Abstract
Background:
Rotary and ultrasonic instruments are not appreciable in the complete removal of Biodentine from root canals. Therefore, organic solvents can be used as an adjunct for its retrieval.
Aim:
The aim of this study was to compare the efficacy of 10% citric acid, 2% acetic acid, and 20% tartaric acid on the microhardness of Biodentine and radicular dentin.
Materials and Methods:
Forty single-rooted extracted teeth were decoronated at the cementoenamel junction and root canals were prepared with peeso reamers. Two-millimeter sections were obtained and restored with Biodentine. All samples were subjected to Vicker's microhardness test to record the microhardness of Biodentine and radicular dentin. Samples were randomly divided into four experimental groups and treated with (n = 20) – distilled water, 10% citric acid, 2% acetic acid, and 20% tartaric acid groups for 10 min, after which specimens were again subjected to the same microhardness test.
Statistical Analysis:
The data were subjected to Kruskal–Wallis ANOVA test, followed by Wilcoxon signed-rank test with a level of significance set at P ≤ 0.05.
Results:
10% citric acid followed by 2% acetic acid exhibited the lowest mean microhardness values after immersing in respective solutions, whereas 20% tartaric acid exhibited the highest mean microhardness values on Biodentine and radicular dentin.
Conclusion:
10% citric acid can be used for retrieving Biodentine from root canals for a limited time without adversely affecting the physical and chemical composition of radicular dentin.

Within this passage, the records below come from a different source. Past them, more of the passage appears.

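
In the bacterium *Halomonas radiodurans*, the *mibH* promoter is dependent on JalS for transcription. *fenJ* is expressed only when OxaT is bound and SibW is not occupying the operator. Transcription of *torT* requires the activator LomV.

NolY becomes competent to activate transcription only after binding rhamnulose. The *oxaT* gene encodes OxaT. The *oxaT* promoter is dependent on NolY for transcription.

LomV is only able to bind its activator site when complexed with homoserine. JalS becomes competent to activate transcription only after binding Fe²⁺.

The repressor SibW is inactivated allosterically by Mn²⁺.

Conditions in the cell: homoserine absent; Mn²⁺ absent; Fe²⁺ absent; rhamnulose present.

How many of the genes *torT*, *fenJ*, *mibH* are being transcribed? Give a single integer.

Homoserine is absent, so LomV is inactive.
Required activator LomV is absent, so *torT* is not transcribed.
→ *torT* is OFF.
Rhamnulose is present, so NolY is active.
No repressor is bound and NolY is active, so *oxaT* is transcribed.
So OxaT is produced and active.
Mn²⁺ is absent, so SibW is active.
With repressor SibW bound, *fenJ* is not transcribed.
→ *fenJ* is OFF.
Fe²⁺ is absent, so JalS is inactive.
Required activator JalS is absent, so *mibH* is not transcribed.
→ *mibH* is OFF.
0 of the 3 genes are transcribed.

0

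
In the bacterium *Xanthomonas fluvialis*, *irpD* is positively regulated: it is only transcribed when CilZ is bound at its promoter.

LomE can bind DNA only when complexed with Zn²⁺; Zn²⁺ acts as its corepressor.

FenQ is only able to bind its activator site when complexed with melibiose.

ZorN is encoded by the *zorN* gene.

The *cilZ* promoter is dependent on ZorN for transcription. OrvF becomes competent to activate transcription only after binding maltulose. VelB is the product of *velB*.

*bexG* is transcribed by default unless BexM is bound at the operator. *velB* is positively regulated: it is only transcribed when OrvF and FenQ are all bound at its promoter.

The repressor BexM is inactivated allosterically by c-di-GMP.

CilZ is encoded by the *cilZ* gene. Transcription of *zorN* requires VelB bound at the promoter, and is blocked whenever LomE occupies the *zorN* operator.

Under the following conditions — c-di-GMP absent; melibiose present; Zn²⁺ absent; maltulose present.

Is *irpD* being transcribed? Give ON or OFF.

ON

Maltulose is present, so OrvF is active.
Melibiose is present, so FenQ is active.
No repressor is bound and OrvF and FenQ are active, so *velB* is transcribed.
So VelB is produced and active.
Zn²⁺ is absent, so LomE is inactive.
No repressor is bound and VelB is active, so *zorN* is transcribed.
So ZorN is produced and active.
No repressor is bound and ZorN is active, so *cilZ* is transcribed.
So CilZ is produced and active.
No repressor is bound and CilZ is active, so *irpD* is transcribed.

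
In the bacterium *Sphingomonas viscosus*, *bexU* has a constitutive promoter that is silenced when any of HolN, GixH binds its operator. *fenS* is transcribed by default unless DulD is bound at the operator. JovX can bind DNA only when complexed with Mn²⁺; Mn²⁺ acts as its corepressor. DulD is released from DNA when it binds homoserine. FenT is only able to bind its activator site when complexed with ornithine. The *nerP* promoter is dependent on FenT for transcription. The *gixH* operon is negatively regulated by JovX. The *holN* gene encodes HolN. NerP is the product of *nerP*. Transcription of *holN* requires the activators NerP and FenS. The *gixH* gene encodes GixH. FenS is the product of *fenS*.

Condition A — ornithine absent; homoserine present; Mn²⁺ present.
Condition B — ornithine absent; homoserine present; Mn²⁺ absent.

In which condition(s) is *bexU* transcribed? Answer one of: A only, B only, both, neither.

Condition A:
Ornithine is absent, so FenT is inactive.
Required activator FenT is absent, so *nerP* is not transcribed.
So NerP is not produced.
Homoserine is present, so DulD is inactive.
With no repressor bound, *fenS* is transcribed.
So FenS is produced and active.
Required activator NerP is absent, so *holN* is not transcribed.
So HolN is not produced.
Mn²⁺ is present, so JovX is active.
With repressor JovX bound, *gixH* is not transcribed.
So GixH is not produced.
With no repressor bound, *bexU* is transcribed.
→ *bexU* is ON in A.
Condition B:
Ornithine is absent, so FenT is inactive.
Required activator FenT is absent, so *nerP* is not transcribed.
So NerP is not produced.
Homoserine is present, so DulD is inactive.
With no repressor bound, *fenS* is transcribed.
So FenS is produced and active.
Required activator NerP is absent, so *holN* is not transcribed.
So HolN is not produced.
Mn²⁺ is absent, so JovX is inactive.
With no repressor bound, *gixH* is transcribed.
So GixH is produced and active.
With repressor GixH bound, *bexU* is not transcribed.
→ *bexU* is OFF in B.

A only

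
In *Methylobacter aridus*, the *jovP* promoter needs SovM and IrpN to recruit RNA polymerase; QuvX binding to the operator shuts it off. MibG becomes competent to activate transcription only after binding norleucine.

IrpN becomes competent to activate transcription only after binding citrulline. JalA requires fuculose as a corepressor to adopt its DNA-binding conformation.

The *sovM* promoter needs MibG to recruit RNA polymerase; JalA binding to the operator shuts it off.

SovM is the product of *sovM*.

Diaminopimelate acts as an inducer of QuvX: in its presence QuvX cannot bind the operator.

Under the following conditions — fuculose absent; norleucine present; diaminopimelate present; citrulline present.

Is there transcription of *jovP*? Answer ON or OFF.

Diaminopimelate is present, so QuvX is inactive.
Norleucine is present, so MibG is active.
Fuculose is absent, so JalA is inactive.
No repressor is bound and MibG is active, so *sovM* is transcribed.
So SovM is produced and active.
Citrulline is present, so IrpN is active.
No repressor is bound and SovM and IrpN are active, so *jovP* is transcribed.

ON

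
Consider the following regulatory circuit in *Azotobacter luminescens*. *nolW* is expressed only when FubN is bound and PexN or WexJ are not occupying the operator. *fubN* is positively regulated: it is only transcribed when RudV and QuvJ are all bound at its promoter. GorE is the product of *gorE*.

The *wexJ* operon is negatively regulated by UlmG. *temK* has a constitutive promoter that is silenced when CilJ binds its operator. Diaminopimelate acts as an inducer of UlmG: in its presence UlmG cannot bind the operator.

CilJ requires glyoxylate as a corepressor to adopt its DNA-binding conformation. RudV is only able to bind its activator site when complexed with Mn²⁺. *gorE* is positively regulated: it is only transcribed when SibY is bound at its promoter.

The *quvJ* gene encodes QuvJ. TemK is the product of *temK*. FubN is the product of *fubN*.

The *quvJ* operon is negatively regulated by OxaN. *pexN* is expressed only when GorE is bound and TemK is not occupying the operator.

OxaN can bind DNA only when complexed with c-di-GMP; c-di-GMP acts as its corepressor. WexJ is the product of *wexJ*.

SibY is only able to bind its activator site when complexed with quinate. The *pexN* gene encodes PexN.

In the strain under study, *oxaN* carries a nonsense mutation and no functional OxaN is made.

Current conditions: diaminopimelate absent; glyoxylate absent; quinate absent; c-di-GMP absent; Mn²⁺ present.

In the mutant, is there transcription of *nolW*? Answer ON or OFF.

ON

Glyoxylate is absent, so CilJ is inactive.
With no repressor bound, *temK* is transcribed.
So TemK is produced and active.
Quinate is absent, so SibY is inactive.
Required activator SibY is absent, so *gorE* is not transcribed.
So GorE is not produced.
With repressor TemK bound, *pexN* is not transcribed.
So PexN is not produced.
Mn²⁺ is present, so RudV is active.
OxaN is non-functional in this strain, so it has no effect.
With no repressor bound, *quvJ* is transcribed.
So QuvJ is produced and active.
No repressor is bound and RudV and QuvJ are active, so *fubN* is transcribed.
So FubN is produced and active.
Diaminopimelate is absent, so UlmG is active.
With repressor UlmG bound, *wexJ* is not transcribed.
So WexJ is not produced.
No repressor is bound and FubN is active, so *nolW* is transcribed.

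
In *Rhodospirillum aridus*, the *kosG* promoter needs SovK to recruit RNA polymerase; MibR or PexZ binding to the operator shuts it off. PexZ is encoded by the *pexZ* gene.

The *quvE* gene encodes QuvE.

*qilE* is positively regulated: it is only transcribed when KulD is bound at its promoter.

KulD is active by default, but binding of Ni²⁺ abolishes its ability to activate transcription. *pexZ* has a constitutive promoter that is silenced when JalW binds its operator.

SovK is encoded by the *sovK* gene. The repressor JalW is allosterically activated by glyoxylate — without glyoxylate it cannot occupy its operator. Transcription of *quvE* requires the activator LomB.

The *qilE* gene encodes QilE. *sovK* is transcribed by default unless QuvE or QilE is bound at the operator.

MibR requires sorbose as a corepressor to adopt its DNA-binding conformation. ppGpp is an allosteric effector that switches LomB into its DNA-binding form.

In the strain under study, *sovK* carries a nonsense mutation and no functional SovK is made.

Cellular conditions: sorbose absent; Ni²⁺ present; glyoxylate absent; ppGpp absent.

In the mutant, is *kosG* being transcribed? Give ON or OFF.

OFF

Sorbose is absent, so MibR is inactive.
SovK is non-functional in this strain, so it has no effect.
Glyoxylate is absent, so JalW is inactive.
With no repressor bound, *pexZ* is transcribed.
So PexZ is produced and active.
With repressor PexZ bound, *kosG* is not transcribed.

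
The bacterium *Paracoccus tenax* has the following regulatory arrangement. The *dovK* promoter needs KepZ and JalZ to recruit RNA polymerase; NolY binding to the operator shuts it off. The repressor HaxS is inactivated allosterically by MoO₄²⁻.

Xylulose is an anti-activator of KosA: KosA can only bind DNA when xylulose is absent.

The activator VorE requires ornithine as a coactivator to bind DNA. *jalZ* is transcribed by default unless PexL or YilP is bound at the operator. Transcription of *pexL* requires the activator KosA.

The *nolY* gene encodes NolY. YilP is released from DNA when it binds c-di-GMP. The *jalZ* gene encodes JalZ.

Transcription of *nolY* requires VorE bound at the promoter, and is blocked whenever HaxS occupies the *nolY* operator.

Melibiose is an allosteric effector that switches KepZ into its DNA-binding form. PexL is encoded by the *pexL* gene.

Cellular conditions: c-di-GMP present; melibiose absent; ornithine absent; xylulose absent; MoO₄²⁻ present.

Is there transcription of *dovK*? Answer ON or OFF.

Melibiose is absent, so KepZ is inactive.
Xylulose is absent, so KosA is active.
No repressor is bound and KosA is active, so *pexL* is transcribed.
So PexL is produced and active.
c-di-GMP is present, so YilP is inactive.
With repressor PexL bound, *jalZ* is not transcribed.
So JalZ is not produced.
MoO₄²⁻ is present, so HaxS is inactive.
Ornithine is absent, so VorE is inactive.
Required activator VorE is absent, so *nolY* is not transcribed.
So NolY is not produced.
Required activator KepZ is absent, so *dovK* is not transcribed.

OFF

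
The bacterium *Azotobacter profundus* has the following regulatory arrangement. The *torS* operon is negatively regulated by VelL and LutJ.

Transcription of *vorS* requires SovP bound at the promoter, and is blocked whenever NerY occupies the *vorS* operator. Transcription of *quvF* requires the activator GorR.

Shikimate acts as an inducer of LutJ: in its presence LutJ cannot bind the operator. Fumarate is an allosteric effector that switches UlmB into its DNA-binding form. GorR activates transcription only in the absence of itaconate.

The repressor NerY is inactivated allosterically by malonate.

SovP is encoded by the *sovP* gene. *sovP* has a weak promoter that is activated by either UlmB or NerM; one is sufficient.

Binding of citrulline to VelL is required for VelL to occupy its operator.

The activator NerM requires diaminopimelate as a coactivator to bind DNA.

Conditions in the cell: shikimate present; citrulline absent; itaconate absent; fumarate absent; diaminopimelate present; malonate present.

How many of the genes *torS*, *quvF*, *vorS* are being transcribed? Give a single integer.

3

Citrulline is absent, so VelL is inactive.
Shikimate is present, so LutJ is inactive.
With no repressor bound, *torS* is transcribed.
→ *torS* is ON.
Itaconate is absent, so GorR is active.
No repressor is bound and GorR is active, so *quvF* is transcribed.
→ *quvF* is ON.
Fumarate is absent, so UlmB is inactive.
Diaminopimelate is present, so NerM is active.
Activator NerM is present, so *sovP* is transcribed.
So SovP is produced and active.
Malonate is present, so NerY is inactive.
No repressor is bound and SovP is active, so *vorS* is transcribed.
→ *vorS* is ON.
3 of the 3 genes are transcribed.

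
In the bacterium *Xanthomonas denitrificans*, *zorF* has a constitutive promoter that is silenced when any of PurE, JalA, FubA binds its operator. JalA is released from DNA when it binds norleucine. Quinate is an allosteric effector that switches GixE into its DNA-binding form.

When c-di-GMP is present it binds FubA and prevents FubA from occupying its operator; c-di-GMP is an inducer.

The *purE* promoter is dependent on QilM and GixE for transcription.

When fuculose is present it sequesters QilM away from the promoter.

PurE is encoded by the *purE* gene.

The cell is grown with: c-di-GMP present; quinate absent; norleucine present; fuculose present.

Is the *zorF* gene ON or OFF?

ON

Fuculose is present, so QilM is inactive.
Quinate is absent, so GixE is inactive.
Required activator QilM is absent, so *purE* is not transcribed.
So PurE is not produced.
Norleucine is present, so JalA is inactive.
c-di-GMP is present, so FubA is inactive.
With no repressor bound, *zorF* is transcribed.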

Keywords: Acetic acid, Biodentine, Citric acid, Radicular dentin, Tartaric acid
INTRODUCTION
A variety of calcium silicate-based materials have shown immense advancements in endodontics for applications such as vital pulp therapy, root end fillings, perforation repair, and repair of resorptive lesions.[1] Newer advancements such as bioceramic materials in endodontics are being introduced to optimize the care of dental patients, influencing the prognosis of many cases which were once considered next to impossible.[2] Biodentine is one such widely used calcium silicate-based cement in endodontic clinical situations for the repair of root perforations, apexification, root-end restoration, as dentin substitute for pulp capping and posterior restorations.[3] Powder is composed of tricalcium silicate, calcium carbonate, and zirconium oxide, whereas the liquid consists of calcium chloride which acts as an accelerator, water, and hydrosoluble polymer which acts as a water-reducing agent. It has been used as an endodontic root filling material because of its ability for tissue repair, biomimetic mineralization, antibacterial properties, good compressive strength, short setting time, better handling properties, biocompatibility, and bioactivity properties in contrast to other silicate cement.[4]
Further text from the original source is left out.